An integrated statistical model for multimedia evidence combination

  • Authors:
  • Sheng Gao;Joo-Hwee Lim;Qibin Sun

  • Affiliations:
  • Institute for Infocomm Research, Singapore, Singapore;Institute for Infocomm Research, Singapore, Singapore;Institute for Infocomm Research, Singapore, Singapore

  • Venue:
  • Proceedings of the 15th international conference on Multimedia
  • Year:
  • 2007

Quantified Score

Hi-index 0.00

Visualization

Abstract

Given the rich content-based features of multimedia (e.g., visual, text, or audio) and the development of various approaches to automatic detectors (e.g., SVM, Adaboost, HMM or GMM, etc), can we find an efficient approach to combine these evidences? In the paper, we address this issue by proposing an Integrated Statistical Model (ISM) to combine diverse evidences extracted from the domain knowledge of detectors, the intrinsic structure of modality distribution and inter-concept associations.

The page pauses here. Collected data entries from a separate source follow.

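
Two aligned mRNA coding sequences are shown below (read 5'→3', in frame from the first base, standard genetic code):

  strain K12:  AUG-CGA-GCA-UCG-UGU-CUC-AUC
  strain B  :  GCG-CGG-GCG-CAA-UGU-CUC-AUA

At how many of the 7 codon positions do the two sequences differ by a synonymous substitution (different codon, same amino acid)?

Codon 1: AUG Met / GCG Ala — nonsynonymous.
Codon 2: CGA Arg / CGG Arg — synonymous.
Codon 3: GCA Ala / GCG Ala — synonymous.
Codon 4: UCG Ser / CAA Gln — nonsynonymous.
Codon 5: UGU Cys / UGU Cys — identical.
Codon 6: CUC Leu / CUC Leu — identical.
Codon 7: AUC Ile / AUA Ile — synonymous.
Synonymous differences: 3.

3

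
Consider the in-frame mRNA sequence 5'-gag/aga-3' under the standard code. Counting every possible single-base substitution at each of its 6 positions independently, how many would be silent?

3

Codon 1 (GAG, Glu): 1 synonymous substitution.
Codon 2 (AGA, Arg): 2 synonymous substitutions.
Total: 1 + 2 = 3.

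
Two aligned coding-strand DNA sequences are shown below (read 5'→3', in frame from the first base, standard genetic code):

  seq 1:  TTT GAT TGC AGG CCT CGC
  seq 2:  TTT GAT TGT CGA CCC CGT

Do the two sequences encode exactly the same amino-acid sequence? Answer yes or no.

yes

Codon 1: TTT Phe / TTT Phe — identical.
Codon 2: GAT Asp / GAT Asp — identical.
Codon 3: TGC Cys / TGT Cys — synonymous.
Codon 4: AGG Arg / CGA Arg — synonymous.
Codon 5: CCT Pro / CCC Pro — synonymous.
Codon 6: CGC Arg / CGT Arg — synonymous.
Nonsynonymous differences: 0 → same protein.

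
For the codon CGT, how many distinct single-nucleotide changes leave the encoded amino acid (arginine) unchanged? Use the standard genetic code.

3

Position 1: none → 0 synonymous.
Position 2: none → 0 synonymous.
Position 3: CGC, CGA, CGG → 3 synonymous.
Total: 0 + 0 + 3 = 3.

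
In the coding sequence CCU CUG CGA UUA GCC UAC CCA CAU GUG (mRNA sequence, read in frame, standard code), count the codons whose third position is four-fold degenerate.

6

Codon 1 CCU (Pro): third position 4-fold.
Codon 2 CUG (Leu): third position 4-fold.
Codon 3 CGA (Arg): third position 4-fold.
Codon 4 UUA (Leu): third position 2-fold.
Codon 5 GCC (Ala): third position 4-fold.
Codon 6 UAC (Tyr): third position 2-fold.
Codon 7 CCA (Pro): third position 4-fold.
Codon 8 CAU (His): third position 2-fold.
Codon 9 GUG (Val): third position 4-fold.
Four-fold degenerate third positions: 6.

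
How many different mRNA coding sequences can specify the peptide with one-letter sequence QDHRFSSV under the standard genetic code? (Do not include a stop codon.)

Gln: 2 codons.
Asp: 2 codons.
His: 2 codons.
Arg: 6 codons.
Phe: 2 codons.
Ser: 6 codons.
Ser: 6 codons.
Val: 4 codons.
2 × 2 × 2 × 6 × 2 × 6 × 6 × 4 = 13824.

13824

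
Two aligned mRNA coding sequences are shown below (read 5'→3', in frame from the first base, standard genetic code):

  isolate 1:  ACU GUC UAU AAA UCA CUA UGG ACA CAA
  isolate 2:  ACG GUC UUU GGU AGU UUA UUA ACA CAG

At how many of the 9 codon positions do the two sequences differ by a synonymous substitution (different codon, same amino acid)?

4

Codon 1: ACU Thr / ACG Thr — synonymous.
Codon 2: GUC Val / GUC Val — identical.
Codon 3: UAU Tyr / UUU Phe — nonsynonymous.
Codon 4: AAA Lys / GGU Gly — nonsynonymous.
Codon 5: UCA Ser / AGU Ser — synonymous.
Codon 6: CUA Leu / UUA Leu — synonymous.
Codon 7: UGG Trp / UUA Leu — nonsynonymous.
Codon 8: ACA Thr / ACA Thr — identical.
Codon 9: CAA Gln / CAG Gln — synonymous.
Synonymous differences: 4.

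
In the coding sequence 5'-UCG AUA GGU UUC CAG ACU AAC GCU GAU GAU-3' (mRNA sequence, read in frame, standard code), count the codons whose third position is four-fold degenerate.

Codon 1 UCG (Ser): third position 4-fold.
Codon 2 AUA (Ile): third position 3-fold.
Codon 3 GGU (Gly): third position 4-fold.
Codon 4 UUC (Phe): third position 2-fold.
Codon 5 CAG (Gln): third position 2-fold.
Codon 6 ACU (Thr): third position 4-fold.
Codon 7 AAC (Asn): third position 2-fold.
Codon 8 GCU (Ala): third position 4-fold.
Codon 9 GAU (Asp): third position 2-fold.
Codon 10 GAU (Asp): third position 2-fold.
Four-fold degenerate third positions: 4.

4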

The ISM provides a unified framework for evidence fusion, having the following unique advantages: 1) the intrinsic modes in the modality distribution are discovered and modeled by a generative model; 2) each mode is a partial description of structure of the modality and the mode configuration, i.e. a set of modes, and is a new representation of the document content; 3) mode discrimination is automatically learned; 4) prior knowledge such as detector correlations and inter-concept relations can be explicitly described and integrated. More importantly, an efficient pseudo-EM algorithm is realized for training the statistical model. The learning algorithm relaxes the computational cost due to the normalized factor and latent variables in the graphical model. We evaluate system performance of our multimedia semantic concept detection with the TRECVID 2005 development dataset, in terms of efficiency and capacity. Our experimental results demonstrate that the ISM fusion outperforms the SVM based discriminative fusion method.